Barriers and Bottlenecks
What are the major technical barriers to be overcome?

Significant developments are still anticipated in the areas of

  • Cost reduction: The biggest barrier remains cost and this is expected to fall by between 20% and 35% at the long term. A reduction in the cost also helps to overcome other barriers by enabling exploitation of lower wind speed sites and offshore sites, so increasing the potential for power generation while reducing visual impact.
  • Turbines and Blades: Innovation in terms of the overall machine design and layout, and for the components of wind turbines, is likely to facilitate a significant long-term reduction in energy costs from wind. This will be achieved by maximising the rotor diameter, whilst reducing the design loads and the overall system mass with the help of new materials. Examples of innovation are the use of highly flexible rotor-blades and direct drive generators.
  • Offshore technology. Foundation and grid connection costs are much higher than for on shore installations. Up-scaling and optimisation of design are, therefore, areas for technical improvements leading to cost reductions.
  • Exploitation at lower wind speeds: better modelling studies will lead to a deeper understanding of the wind condition in a specific landscape. This, in turn, will enable designs to be optimised, to reduce the weight and cost of wind turbines, and ultimately to allow exploitation of lower speed winds.

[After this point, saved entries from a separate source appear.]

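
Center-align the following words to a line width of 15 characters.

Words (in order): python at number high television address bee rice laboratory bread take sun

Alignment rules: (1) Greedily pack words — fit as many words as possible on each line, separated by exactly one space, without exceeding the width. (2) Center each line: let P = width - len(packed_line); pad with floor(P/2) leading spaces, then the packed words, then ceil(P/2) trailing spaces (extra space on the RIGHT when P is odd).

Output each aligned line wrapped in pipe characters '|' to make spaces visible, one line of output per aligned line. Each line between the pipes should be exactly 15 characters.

Line 1: ['python', 'at'] (min_width=9, slack=6)
Line 2: ['number', 'high'] (min_width=11, slack=4)
Line 3: ['television'] (min_width=10, slack=5)
Line 4: ['address', 'bee'] (min_width=11, slack=4)
Line 5: ['rice', 'laboratory'] (min_width=15, slack=0)
Line 6: ['bread', 'take', 'sun'] (min_width=14, slack=1)

Answer: |   python at   |
|  number high  |
|  television   |
|  address bee  |
|rice laboratory|
|bread take sun |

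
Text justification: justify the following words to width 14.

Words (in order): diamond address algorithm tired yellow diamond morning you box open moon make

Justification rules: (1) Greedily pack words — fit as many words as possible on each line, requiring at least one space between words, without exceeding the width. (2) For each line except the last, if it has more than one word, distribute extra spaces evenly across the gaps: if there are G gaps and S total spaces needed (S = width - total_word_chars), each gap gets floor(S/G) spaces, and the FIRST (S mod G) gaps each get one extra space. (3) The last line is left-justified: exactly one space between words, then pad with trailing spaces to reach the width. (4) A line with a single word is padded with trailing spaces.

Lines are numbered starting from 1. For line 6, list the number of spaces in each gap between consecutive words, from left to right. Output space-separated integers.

Answer: 4

Derivation:
Line 1: ['diamond'] (min_width=7, slack=7)
Line 2: ['address'] (min_width=7, slack=7)
Line 3: ['algorithm'] (min_width=9, slack=5)
Line 4: ['tired', 'yellow'] (min_width=12, slack=2)
Line 5: ['diamond'] (min_width=7, slack=7)
Line 6: ['morning', 'you'] (min_width=11, slack=3)
Line 7: ['box', 'open', 'moon'] (min_width=13, slack=1)
Line 8: ['make'] (min_width=4, slack=10)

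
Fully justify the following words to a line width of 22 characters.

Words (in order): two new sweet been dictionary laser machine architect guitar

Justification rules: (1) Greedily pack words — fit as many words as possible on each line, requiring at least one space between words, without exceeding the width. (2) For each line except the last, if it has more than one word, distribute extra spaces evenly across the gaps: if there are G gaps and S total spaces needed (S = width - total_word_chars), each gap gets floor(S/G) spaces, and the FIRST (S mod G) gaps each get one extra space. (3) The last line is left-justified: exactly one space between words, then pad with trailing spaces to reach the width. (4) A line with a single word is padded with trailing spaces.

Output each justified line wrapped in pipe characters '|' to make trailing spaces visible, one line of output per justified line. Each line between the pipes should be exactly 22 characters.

Answer: |two   new  sweet  been|
|dictionary       laser|
|machine      architect|
|guitar                |

Derivation:
Line 1: ['two', 'new', 'sweet', 'been'] (min_width=18, slack=4)
Line 2: ['dictionary', 'laser'] (min_width=16, slack=6)
Line 3: ['machine', 'architect'] (min_width=17, slack=5)
Line 4: ['guitar'] (min_width=6, slack=16)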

What are the major non-technical barriers to be overcome?

  • The liberalisation of the energy markets, which will mean that with increased competition, energy companies will be reluctant to invest in new, risky, sustainable technologies.
  • Making the technology socially acceptable.

Wind mills close-up, courtesy of ESN
How can these targets be achieved?
  • EC policy: A fair policy will ensure that wind energy is not disadvantaged in a market based on fossil fuel, which does not consider the specific necessities of wind energy generation.
  • Access to the grid: A guaranteed access to the grid for the electricity produced by wind power has been the most successful mechanism in terms of attaining installed capacity and often in terms of achieving lower cost of energy where there is competition. For this mechanism to work the utilities have an obligation to purchase the power at a reasonable price.
  • Green power market: Green power – electricity from clean energy sources. More and more consumers seem prepared to pay a higher price, provided that the source of energy is less polluting. Legislation endorsing the requirement of a minimum market quota would be beneficial to this initiative.